6. Tap into your inner sex goddess.
(Image via Alamy)
Writer and therapist Emily V. Gordon wasn’t entirely sure what to do with all her “newfound single girl free time” when her marriage of five years ended. A few weeks after the separation, she apprehensively signed up for burlesque classes. The first class was awkward to say the least.

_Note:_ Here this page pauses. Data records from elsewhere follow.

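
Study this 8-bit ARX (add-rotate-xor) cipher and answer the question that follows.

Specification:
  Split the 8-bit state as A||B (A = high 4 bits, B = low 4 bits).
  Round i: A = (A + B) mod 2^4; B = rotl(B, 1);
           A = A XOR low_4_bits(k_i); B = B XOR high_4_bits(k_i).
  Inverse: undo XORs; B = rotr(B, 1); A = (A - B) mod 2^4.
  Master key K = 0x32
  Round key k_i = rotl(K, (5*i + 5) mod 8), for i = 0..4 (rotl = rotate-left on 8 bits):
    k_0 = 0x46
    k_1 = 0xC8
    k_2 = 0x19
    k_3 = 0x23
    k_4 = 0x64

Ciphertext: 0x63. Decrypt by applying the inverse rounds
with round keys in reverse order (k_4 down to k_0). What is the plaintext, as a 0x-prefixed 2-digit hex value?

s_0 = ciphertext = 0x63
s_1 = InvRound(s_0, k_4) = 0x8A
s_2 = InvRound(s_1, k_3) = 0x74
s_3 = InvRound(s_2, k_2) = 0x4A
s_4 = InvRound(s_3, k_1) = 0x93
s_5 = InvRound(s_4, k_0) = 0x4B

0x4B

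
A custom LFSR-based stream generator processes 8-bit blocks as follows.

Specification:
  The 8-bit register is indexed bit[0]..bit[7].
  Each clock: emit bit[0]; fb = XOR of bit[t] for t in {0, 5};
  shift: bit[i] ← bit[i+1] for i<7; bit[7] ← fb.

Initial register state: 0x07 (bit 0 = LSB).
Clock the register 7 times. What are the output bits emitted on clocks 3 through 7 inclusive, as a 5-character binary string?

reg_0 = 0x07
clock 1: out=1, reg = 0x83
clock 2: out=1, reg = 0xC1
clock 3: out=1, reg = 0xE0
clock 4: out=0, reg = 0xF0
clock 5: out=0, reg = 0xF8
clock 6: out=0, reg = 0xFC
clock 7: out=0, reg = 0xFE

10000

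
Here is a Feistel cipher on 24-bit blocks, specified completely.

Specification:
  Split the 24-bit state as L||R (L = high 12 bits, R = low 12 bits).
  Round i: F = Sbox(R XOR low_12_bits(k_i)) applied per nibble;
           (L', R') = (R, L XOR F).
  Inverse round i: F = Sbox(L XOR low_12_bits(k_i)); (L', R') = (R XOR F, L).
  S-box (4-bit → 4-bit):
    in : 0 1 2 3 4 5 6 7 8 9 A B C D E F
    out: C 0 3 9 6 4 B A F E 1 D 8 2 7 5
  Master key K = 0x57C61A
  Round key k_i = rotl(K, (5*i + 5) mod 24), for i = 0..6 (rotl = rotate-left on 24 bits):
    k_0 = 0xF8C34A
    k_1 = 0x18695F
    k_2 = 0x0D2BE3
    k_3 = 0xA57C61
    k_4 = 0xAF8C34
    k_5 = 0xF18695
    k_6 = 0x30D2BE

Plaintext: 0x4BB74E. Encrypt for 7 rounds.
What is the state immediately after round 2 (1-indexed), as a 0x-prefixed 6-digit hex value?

0x27DA7D

s_0 = plaintext = 0x4BB74E
s_1 = Round(s_0, k_0) = 0x74E27D
s_2 = Round(s_1, k_1) = 0x27DA7D
s_3 = Round(s_2, k_2) = 0xA7D29A
s_4 = Round(s_3, k_3) = 0x29AD20
s_5 = Round(s_4, k_4) = 0xD2029C
s_6 = Round(s_5, k_5) = 0x29CBEE
s_7 = Round(s_6, k_6) = 0xBEECD0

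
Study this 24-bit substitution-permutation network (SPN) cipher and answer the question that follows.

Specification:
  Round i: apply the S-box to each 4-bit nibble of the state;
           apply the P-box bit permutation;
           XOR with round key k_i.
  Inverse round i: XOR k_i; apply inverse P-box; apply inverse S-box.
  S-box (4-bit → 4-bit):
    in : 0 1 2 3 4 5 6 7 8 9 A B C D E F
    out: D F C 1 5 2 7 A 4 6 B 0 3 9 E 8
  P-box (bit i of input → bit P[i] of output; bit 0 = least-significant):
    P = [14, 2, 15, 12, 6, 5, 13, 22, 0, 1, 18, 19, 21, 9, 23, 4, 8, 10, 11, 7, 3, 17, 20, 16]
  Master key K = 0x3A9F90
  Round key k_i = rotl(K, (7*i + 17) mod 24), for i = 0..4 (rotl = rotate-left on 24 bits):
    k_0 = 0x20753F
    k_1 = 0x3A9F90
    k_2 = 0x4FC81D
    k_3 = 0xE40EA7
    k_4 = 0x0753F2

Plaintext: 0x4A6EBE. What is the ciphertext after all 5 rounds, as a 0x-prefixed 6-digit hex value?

0xC383A9

s_0 = plaintext = 0x4A6EBE
s_1 = Round(s_0, k_0) = 0x9CE2B1
s_2 = Round(s_1, k_1) = 0xA44884
s_3 = Round(s_2, k_2) = 0xE82115
s_4 = Round(s_3, k_3) = 0x3B26D0
s_5 = Round(s_4, k_4) = 0xC383A9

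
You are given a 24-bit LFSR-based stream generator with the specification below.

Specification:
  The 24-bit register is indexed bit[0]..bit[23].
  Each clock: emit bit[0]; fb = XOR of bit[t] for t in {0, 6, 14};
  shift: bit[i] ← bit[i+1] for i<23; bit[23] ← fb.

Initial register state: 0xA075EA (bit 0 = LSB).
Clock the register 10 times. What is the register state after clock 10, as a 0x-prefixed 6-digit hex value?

reg_0 = 0xA075EA
clock 1: out=0, reg = 0x503AF5
clock 2: out=1, reg = 0x281D7A
clock 3: out=0, reg = 0x940EBD
clock 4: out=1, reg = 0xCA075E
clock 5: out=0, reg = 0xE503AF
clock 6: out=1, reg = 0xF281D7
clock 7: out=1, reg = 0x7940EB
clock 8: out=1, reg = 0xBCA075
clock 9: out=1, reg = 0x5E503A
clock 10: out=0, reg = 0xAF281D

0xAF281D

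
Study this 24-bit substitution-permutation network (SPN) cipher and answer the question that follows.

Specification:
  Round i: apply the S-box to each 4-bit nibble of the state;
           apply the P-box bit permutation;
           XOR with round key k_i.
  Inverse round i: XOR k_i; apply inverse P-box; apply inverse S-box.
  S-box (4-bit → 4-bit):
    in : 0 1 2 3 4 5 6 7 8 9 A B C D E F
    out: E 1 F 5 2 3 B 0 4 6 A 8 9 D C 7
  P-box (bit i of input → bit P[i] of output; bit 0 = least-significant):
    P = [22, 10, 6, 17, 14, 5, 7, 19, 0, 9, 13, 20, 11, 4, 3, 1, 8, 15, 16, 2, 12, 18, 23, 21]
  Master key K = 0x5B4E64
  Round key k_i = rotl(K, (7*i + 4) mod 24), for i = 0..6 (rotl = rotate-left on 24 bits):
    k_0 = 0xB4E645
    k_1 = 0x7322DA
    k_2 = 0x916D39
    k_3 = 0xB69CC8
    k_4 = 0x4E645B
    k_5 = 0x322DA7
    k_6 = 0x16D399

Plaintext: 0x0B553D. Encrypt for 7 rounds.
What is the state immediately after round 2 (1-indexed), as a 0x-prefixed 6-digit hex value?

0x64B72D

s_0 = plaintext = 0x0B553D
s_1 = Round(s_0, k_0) = 0x52AC90
s_2 = Round(s_1, k_1) = 0x64B72D
s_3 = Round(s_2, k_2) = 0xFFBDDB
s_4 = Round(s_3, k_3) = 0x296D4B
s_5 = Round(s_4, k_4) = 0xF9DC68
s_6 = Round(s_5, k_5) = 0xAFF5CC
s_7 = Round(s_6, k_6) = 0x791880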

“The teacher instructed us to sexily walk towards the mirror on the opposite wall, making eye contact with our reflections. I couldn’t stop laughing as I eyed myself and swung my hips, feigning exaggerated sex pot,” she said. “I was laughing because I was uncomfortable. It was uncomfortable to look myself in the eye and try and be sexy. It was uncomfortable to even feel sexy after the process of divorce had started — the strained conversations, the separating of our lives together, the starting over alone. But looking myself in the eye while doing hip circles reminded me that my sexuality belonged to me, and not to anyone else. It reminded me that my life would go on.”
7. Hit the pavement.
Therapist and writer Tim Lineaweaver has been married to his second wife for two decades now. He’s in it for the long-haul but admits he never would have been in the mental state to give love another chance had he not taken up running post-split.
“I let go of my divorce anger in an unlikely place: on the backcountry roads of my small Cape Cod town, running,” he said. “It became the way I processed my anger and loss and also found the man I think I was meant to be. Legs and arms churning, lungs gasping for air, step by step; I beat back against all my divorce questions. My sweat was like the evidence of how committed I was to finding myself. The pounds melted away so glances in the mirror no longer brought shame and disappointment. My confidence returned. I began to feel desirable. If you start to run and build slowly, you will become a happier, healthier and less angry version of yourself.”